Milburn’s “prime” basically lasted about fifteen years. I had the “Batter Aging” speed set to .850 for most of his career since yearly league schedules were much shorter until the middle of the 1890s, but even then he was an outlier for how long it took before his attributes started to decline even slightly.

I didn’t have the AI engine set to automatically update league totals and auto-calculations for each season, because in mid-to-late 1800s leagues auto-calc can get pretty janky. Instead what I did was import totals in 1880, 85, 90, & 95 and fiddle with modifiers to keep the hitting as realistic to the time as possible, while letting the parks play a factor as well. There was one year where Milburn was the Midwestern Baseball Association batting champ by 75 points & OPS champ by 190 – mentioned that in another post in this thread. He was just that much better than everyone else.
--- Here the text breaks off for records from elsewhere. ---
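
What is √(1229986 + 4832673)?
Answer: √6062659 ≈ 2462.2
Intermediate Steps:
√(1229986 + 4832673) = √6062659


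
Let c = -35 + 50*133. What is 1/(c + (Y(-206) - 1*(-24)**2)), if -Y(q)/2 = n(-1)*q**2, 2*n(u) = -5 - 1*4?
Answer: 1/387963 ≈ 2.5776e-6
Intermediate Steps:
n(u) = -9/2 (n(u) = (-5 - 1*4)/2 = (-5 - 4)/2 = (1/2)*(-9) = -9/2)
c = 6615 (c = -35 + 6650 = 6615)
Y(q) = 9*q**2 (Y(q) = -(-9)*q**2 = 9*q**2)
1/(c + (Y(-206) - 1*(-24)**2)) = 1/(6615 + (9*(-206)**2 - 1*(-24)**2)) = 1/(6615 + (9*42436 - 1*576)) = 1/(6615 + (381924 - 576)) = 1/(6615 + 381348) = 1/387963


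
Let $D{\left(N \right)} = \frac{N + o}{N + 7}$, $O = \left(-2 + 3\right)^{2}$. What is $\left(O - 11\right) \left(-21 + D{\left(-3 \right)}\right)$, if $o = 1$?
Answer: $215$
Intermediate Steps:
$O = 1$ ($O = 1^{2} = 1$)
$D{\left(N \right)} = \frac{1 + N}{7 + N}$ ($D{\left(N \right)} = \frac{N + 1}{N + 7} = \frac{1 + N}{7 + N}$)
$\left(O - 11\right) \left(-21 + D{\left(-3 \right)}\right) = \left(1 - 11\right) \left(-21 + \frac{1 - 3}{7 - 3}\right) = - 10 \left(-21 + \frac{1}{4} \left(-2\right)\right) = - 10 \left(-21 - \frac{1}{2}\right) = \left(-10\right) \left(- \frac{43}{2}\right) = 215$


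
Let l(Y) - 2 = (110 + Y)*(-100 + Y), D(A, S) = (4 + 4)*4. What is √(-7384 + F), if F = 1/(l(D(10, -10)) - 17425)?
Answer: I*√5414482254623/27079 ≈ 85.93*I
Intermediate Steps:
D(A, S) = 32 (D(A, S) = 8*4 = 32)
l(Y) = 2 + (-100 + Y)*(110 + Y) (l(Y) = 2 + (110 + Y)*(-100 + Y) = 2 + (-100 + Y)*(110 + Y))
F = -1/27079 (F = 1/((-10998 + 32² + 10*32) - 17425) = 1/((-10998 + 1024 + 320) - 17425) = 1/(-9654 - 17425) = 1/(-27079) = -1/27079 ≈ -3.6929e-5)
√(-7384 + F) = √(-7384 - 1/27079) = √(-199951337/27079) = I*√5414482254623/27079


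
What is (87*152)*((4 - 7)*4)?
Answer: -158688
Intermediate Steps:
(87*152)*((4 - 7)*4) = 13224*(-3*4) = 13224*(-12) = -158688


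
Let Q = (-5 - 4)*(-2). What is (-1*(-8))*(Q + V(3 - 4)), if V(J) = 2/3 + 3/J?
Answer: 376/3 ≈ 125.33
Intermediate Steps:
V(J) = 2/3 + 3/J (V(J) = 2*(1/3) + 3/J = 2/3 + 3/J)
Q = 18 (Q = -9*(-2) = 18)
(-1*(-8))*(Q + V(3 - 4)) = (-1*(-8))*(18 + (2/3 + 3/(3 - 4))) = 8*(18 + (2/3 + 3/(-1))) = 8*(18 + (2/3 + 3*(-1))) = 8*(18 + (2/3 - 3)) = 8*(18 - 7/3) = 8*(47/3) = 376/3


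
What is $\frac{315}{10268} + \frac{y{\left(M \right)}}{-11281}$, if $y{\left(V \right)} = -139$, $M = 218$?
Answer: $\frac{4980767}{115833308} \approx 0.042999$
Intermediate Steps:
$\frac{315}{10268} + \frac{y{\left(M \right)}}{-11281} = \frac{315}{10268} - \frac{139}{-11281} = 315 \cdot \frac{1}{10268} - - \frac{139}{11281} = \frac{315}{10268} + \frac{139}{11281} = \frac{4980767}{115833308}$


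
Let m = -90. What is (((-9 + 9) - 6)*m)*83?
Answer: 44820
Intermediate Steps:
(((-9 + 9) - 6)*m)*83 = (((-9 + 9) - 6)*(-90))*83 = ((0 - 6)*(-90))*83 = -6*(-90)*83 = 540*83 = 44820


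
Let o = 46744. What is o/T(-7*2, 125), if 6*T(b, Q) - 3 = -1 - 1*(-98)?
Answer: 70116/25 ≈ 2804.6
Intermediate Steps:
T(b, Q) = 50/3 (T(b, Q) = ½ + (-1 - 1*(-98))/6 = ½ + (-1 + 98)/6 = ½ + (⅙)*97 = ½ + 97/6 = 50/3)
o/T(-7*2, 125) = 46744/(50/3) = 46744*(3/50) = 70116/25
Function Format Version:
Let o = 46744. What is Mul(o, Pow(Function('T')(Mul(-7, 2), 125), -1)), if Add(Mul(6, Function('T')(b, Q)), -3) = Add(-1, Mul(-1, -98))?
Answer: Rational(70116, 25) ≈ 2804.6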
By his last season in 1901, Milburn’s BABIP rating had fallen from 196 to 165-170, his “Avoid K’s” had fallen from 238 to about 225, and his “Gap” rating had shot down from 175 to 124. His “Running Speed” rating had also roughly halved by that time, making first base the only position he could feasibly play.

You'd think Milburn would have more career WAR, but in the 1880s and 1890s there were still so many fielding errors that elite fielding could have almost as much of an impact on WAR as elite batting. This is why Charley Rankin has led the APBL in WAR 10 of the previous 12 years.
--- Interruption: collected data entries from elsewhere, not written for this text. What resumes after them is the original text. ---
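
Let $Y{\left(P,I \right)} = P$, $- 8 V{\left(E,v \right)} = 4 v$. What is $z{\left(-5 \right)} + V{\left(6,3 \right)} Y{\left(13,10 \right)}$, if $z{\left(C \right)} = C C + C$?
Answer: $\frac{1}{2} \approx 0.5$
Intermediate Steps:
$V{\left(E,v \right)} = - \frac{v}{2}$ ($V{\left(E,v \right)} = - \frac{4 v}{8} = - \frac{v}{2}$)
$z{\left(C \right)} = C + C^{2}$ ($z{\left(C \right)} = C^{2} + C = C + C^{2}$)
$z{\left(-5 \right)} + V{\left(6,3 \right)} Y{\left(13,10 \right)} = - 5 \left(1 - 5\right) + \left(- \frac{1}{2}\right) 3 \cdot 13 = \left(-5\right) \left(-4\right) - \frac{39}{2} = 20 - \frac{39}{2} = \frac{1}{2}$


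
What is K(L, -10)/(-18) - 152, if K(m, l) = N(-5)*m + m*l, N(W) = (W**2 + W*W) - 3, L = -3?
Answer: -875/6 ≈ -145.83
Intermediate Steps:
N(W) = -3 + 2*W**2 (N(W) = (W**2 + W**2) - 3 = 2*W**2 - 3 = -3 + 2*W**2)
K(m, l) = 47*m + l*m (K(m, l) = (-3 + 2*(-5)**2)*m + m*l = (-3 + 2*25)*m + l*m = (-3 + 50)*m + l*m = 47*m + l*m)
K(L, -10)/(-18) - 152 = -3*(47 - 10)/(-18) - 152 = -3*37*(-1/18) - 152 = -111*(-1/18) - 152 = 37/6 - 152 = -875/6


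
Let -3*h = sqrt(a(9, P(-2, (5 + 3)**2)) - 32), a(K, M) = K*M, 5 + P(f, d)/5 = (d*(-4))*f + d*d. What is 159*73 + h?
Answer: 11607 - sqrt(207103)/3 ≈ 11455.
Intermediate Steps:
P(f, d) = -25 + 5*d**2 - 20*d*f (P(f, d) = -25 + 5*((d*(-4))*f + d*d) = -25 + 5*((-4*d)*f + d**2) = -25 + 5*(-4*d*f + d**2) = -25 + 5*(d**2 - 4*d*f) = -25 + (5*d**2 - 20*d*f) = -25 + 5*d**2 - 20*d*f)
h = -sqrt(207103)/3 (h = -sqrt(9*(-25 + 5*((5 + 3)**2)**2 - 20*(5 + 3)**2*(-2)) - 32)/3 = -sqrt(9*(-25 + 5*(8**2)**2 - 20*8**2*(-2)) - 32)/3 = -sqrt(9*(-25 + 5*64**2 - 20*64*(-2)) - 32)/3 = -sqrt(9*(-25 + 5*4096 + 2560) - 32)/3 = -sqrt(9*(-25 + 20480 + 2560) - 32)/3 = -sqrt(9*23015 - 32)/3 = -sqrt(207135 - 32)/3 = -sqrt(207103)/3 ≈ -151.70)
159*73 + h = 159*73 - sqrt(207103)/3 = 11607 - sqrt(207103)/3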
And that’s the final word on Jacob Milburn’s playing career. Milburn was regarded as the best hitter in the sport while he played for St. Louis, but more snobbish baseball fans on the east coast were suspicious that the more hitter-friendly MWBA had helped him out. Once he hit .430 in the APBL that suspicion ended, and he was universally regarded as the best technical hitter ever to pick up a bat. That’s how Jacob Milburn retires: as one of two players who put the MWBA on the map – Hans Ehle being the other – and displaying prowess with the bat that was simply superior to anyone else who’s played the game of baseball. Milburn was known for his work ethic, intelligence, and friendly manner, leaving little doubt that he’ll be a successful Hitting Coach, and that means his actual baseball career is far from over.
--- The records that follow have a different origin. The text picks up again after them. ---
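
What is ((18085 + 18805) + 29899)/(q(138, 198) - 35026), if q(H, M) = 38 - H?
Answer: -66789/35126 ≈ -1.9014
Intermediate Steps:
((18085 + 18805) + 29899)/(q(138, 198) - 35026) = ((18085 + 18805) + 29899)/((38 - 1*138) - 35026) = (36890 + 29899)/((38 - 138) - 35026) = 66789/(-100 - 35026) = 66789/(-35126) = 66789*(-1/35126) = -66789/35126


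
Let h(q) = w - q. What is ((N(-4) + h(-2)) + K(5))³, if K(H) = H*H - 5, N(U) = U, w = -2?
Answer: 4096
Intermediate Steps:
h(q) = -2 - q
K(H) = -5 + H² (K(H) = H² - 5 = -5 + H²)
((N(-4) + h(-2)) + K(5))³ = ((-4 + (-2 - 1*(-2))) + (-5 + 5²))³ = ((-4 + (-2 + 2)) + (-5 + 25))³ = ((-4 + 0) + 20)³ = (-4 + 20)³ = 16³ = 4096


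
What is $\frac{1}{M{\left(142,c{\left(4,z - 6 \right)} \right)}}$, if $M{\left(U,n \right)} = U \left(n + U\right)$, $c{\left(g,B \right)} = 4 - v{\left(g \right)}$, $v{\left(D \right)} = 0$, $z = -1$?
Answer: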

This leaves one important thought for the future: Konrad Jensen was originally the “greatest ever” hitter because he combined unparalleled contact with a selective eye at the plate. Jacob Milburn then surpassed Jensen because he took what Jensen did and added significant gap power to that arsenal. Who will become the first hitter to build on what Jensen & Milburn have done, and add enormous home run power on top of it?

Last edited by tm1681; 09-13-2023 at 06:40 PM.